The Pearson chi-squared statistics of three models are all greater than the 95th percentile of the $\chi^{2}(4)$ distribution. Therefore the models fit the data well and We need to choose the appropriate link function by comparing the information criteria.
# GLM Model Selection
The AIC and BIC values corresponding to each link function are as follows:
```{r aicbic, echo= FALSE, warning=FALSE}
summlogit = summ(both_logit)
summprobit = summ(both_probit)
summclog = summ(both_clog)
aic1 <- round(summlogit$model$aic, 3)
aic2 <- round(summprobit$model$aic, 3)
aic3 <- round(summclog$model$aic, 3)
```
Link | Link Function | AIC | BIC
:-----------------|:----------------------- |:----:|:----:
Logit link | $g\left(p_{i}\right)=\log \left(\frac{p_{i}}{1-p_{i}}\right)$ | 533.47 | 562.23
Probit link | $g\left(p_{i}\right)=\Phi^{-1}\left(p_{i}\right)=\beta_{0}+\beta_{1} x_{i}$ | 554.03 | 582.79
Complementary log-log link| $g\left(p_{i}\right)=\log \left[-\log \left(1-p_{i}\right)\right]=\beta_{0}+\beta_{1} x_{i}$ | 636.96 | 660.93
Based on the AIC and BIC values in the table above, the model using logit link fits best in three. So we finally choose the logit link function in GLM.
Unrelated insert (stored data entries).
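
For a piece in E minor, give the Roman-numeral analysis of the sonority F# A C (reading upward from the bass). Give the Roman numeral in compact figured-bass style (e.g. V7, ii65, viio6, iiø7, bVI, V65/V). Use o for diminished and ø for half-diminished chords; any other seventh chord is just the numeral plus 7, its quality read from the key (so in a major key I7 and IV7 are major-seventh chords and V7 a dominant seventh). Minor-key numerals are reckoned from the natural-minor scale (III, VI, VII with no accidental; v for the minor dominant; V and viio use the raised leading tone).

The pitches F#-A-C form a diminished triad rooted on F#.
F# is scale degree 2 in E minor, and a diminished triad on that degree is written iio.

iio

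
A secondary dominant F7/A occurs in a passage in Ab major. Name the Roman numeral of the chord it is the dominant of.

ii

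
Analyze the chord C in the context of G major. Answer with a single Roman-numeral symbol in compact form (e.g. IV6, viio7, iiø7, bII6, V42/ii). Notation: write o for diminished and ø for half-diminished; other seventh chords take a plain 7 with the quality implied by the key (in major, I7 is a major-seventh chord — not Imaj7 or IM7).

IV

Stacked in thirds the chord is C-E-G: a major triad on C.
C is scale degree 4 in G major, and a major triad on that degree is written IV.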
The GLM regression model of logit link is as follows:
$$
Y \sim B(m_i, p{(\text {Qualityclass = Good})}_i),
$$
$$
g\left(p{(\text {Qualityclass = Good})}_{i}\right)=\log \left(\frac{p{(\text {Qualityclass = Good})}_{i}}{1-p{(\text {Qualityclass = Good})}_{i}}\right),
$$
```{r logitformula, echo= FALSE, warning=FALSE}
logitsele = summary(both_logit)
Coefs <- round(coef(logitsele), 4)
```
$$
\log \left(\frac{p{(\text {Qualityclass = Good})}}{1-p{(\text {Qualityclass = Good})}}\right) = `r Coefs[1]` + `r Coefs[2]` \cdot aroma + `r Coefs[3]` \cdot flavor + `r Coefs[4]` \cdot acidity + `r Coefs[5]` \cdot altitude + `r Coefs[6]` \cdot harvested.
$$
Considering that the correlation coefficient of aroma, flavor and acidity in EDA is relatively large, we calculated the VIF value of the variables in the regression.
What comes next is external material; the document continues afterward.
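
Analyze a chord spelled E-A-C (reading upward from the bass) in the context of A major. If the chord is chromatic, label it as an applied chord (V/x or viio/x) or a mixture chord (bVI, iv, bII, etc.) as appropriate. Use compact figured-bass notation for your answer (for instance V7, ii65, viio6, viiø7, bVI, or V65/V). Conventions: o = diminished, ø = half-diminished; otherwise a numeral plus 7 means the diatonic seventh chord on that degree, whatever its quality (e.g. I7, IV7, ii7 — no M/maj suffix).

Stacked in thirds the chord is A-C-E: a minor triad on A.
A is the first degree of A major. This is the minor tonic, borrowed from the parallel minor.
With E in the bass the chord is in second inversion, so the figured bass is 64.

i64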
```{r VIF, echo= FALSE, warning=FALSE}
vif(both_logit) %>%
kable(caption = 'VIF of Variables', digits = 4)%>%
kable_styling(latex_options = "hold_position")
```
The results show that the VIF values are all small, excluding multicollinearity.
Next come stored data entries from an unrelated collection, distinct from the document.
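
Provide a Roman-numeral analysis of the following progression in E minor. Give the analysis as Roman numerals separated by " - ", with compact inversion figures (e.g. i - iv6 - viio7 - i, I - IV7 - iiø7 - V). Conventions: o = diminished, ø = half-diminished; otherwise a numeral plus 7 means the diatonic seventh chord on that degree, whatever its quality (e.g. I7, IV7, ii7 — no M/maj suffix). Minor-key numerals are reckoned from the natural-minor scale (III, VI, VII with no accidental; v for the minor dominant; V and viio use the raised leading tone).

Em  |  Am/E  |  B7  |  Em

i - iv64 - V7 - i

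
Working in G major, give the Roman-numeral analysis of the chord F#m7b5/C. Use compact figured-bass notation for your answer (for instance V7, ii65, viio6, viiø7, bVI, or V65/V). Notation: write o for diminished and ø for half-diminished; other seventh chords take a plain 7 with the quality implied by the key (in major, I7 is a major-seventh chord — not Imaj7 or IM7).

viiø43

The pitches F#-A-C-E form a half-diminished seventh chord rooted on F#.
F# is scale degree 7 in G major, and a half-diminished seventh chord on that degree is written viiø7.
With C in the bass the chord is in second inversion, so the figured bass is 43.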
# Conclusion & Further work
As we can see from the predict model, where p=Prob(Good) and 1-p=Prob(Poor). The correlation coefficients of explanatory variables to quality score for the batch are all positive, which means that the log-odds of the qualityclass being good increases as the grade of aroma, flavor and acidity, the altitude of the grower farm and the year increase.
This provides us with a point estimate of how the log-odds changes with aroma grade, flavor grade, acidity grade, altitude meters and year. Therefore, if we want to improve the quality of coffee, we should focus on raising the level of the aroma, flavor and acidity grade, plant seeds at high elevations and extend the harvest year.
There is clearly future work to be done on exploring the influencing factors of coffee quality and the degree of how much they will influence coffee quality.
First, I want to approach this problem with tree based methods such as bagged tree. They are widely popular due to their ease of use and easy interpretation of the outcome. Tree models are trained on the training dataset and produce an inferred model that can be used to map to new datapoints to predict an outcome. The outcome can be a numeric value in the case of regression (e.g. quality score of a coffee), but we do not classify them to be 'Good' and 'Poor'. Except that, we may try to look at other factors that might affect the quality of coffee. For example, sunshine time, the average temperature, air wetness, farm income and so on. Further development of improving coffee quality should be emphasized in taking the holistic view to include both the natural environment and economic environment.